Russian President Vladimir Putin's visit to China last month helped to ensure viable alternatives for transactions between the two countries despite sanctions, Reuters reported on June 21, citing three undisclosed sources.
Putin met his Chinese counterpart Xi Jinping in China in May, seeking to affirm Beijing's friendship and support amid Moscow's ongoing war against Ukraine and the resulting economic pressure from the West.
After the visit, specially authorized banks in border regions have enabled Russian entities to set up non-resident accounts with Chinese banks, Reuters wrote.
According to the news agency, the scheme involves smaller banks largely unnoticed by the U.S. that have little to no relations with countries that Russia considers unfriendly.
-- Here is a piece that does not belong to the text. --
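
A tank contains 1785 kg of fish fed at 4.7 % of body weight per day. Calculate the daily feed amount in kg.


Feeding rate fraction = 4.7% / 100 = 0.047
Daily feed = 1785 kg * 0.047 = 83.895 kg/day

83.895 kg/day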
Their window of opporunity may be closing, as the U.S. announced it is seeking to identify smaller banks facilitating the sanctions circumvention.
The U.S. and other countries unveiled a new wave of sanctions on June 12 that targeted Russian financial institutions, as well as entities and individuals based in China and elsewhere that help Moscow circumvent the existing restrictions.
Trade between Russia and China has surged by 121% since 2021, underscoring the Chinese role as Moscow's economic lifeline. A functioning payment system is necessary for maintaining trade relations, and Russia was cut off from SWIFT in 2022.
While the Russian economy proved surprising resiliance in the face of Western sanctions, the measures gradually forced many Chinese banks to scale down activities with or in Russia.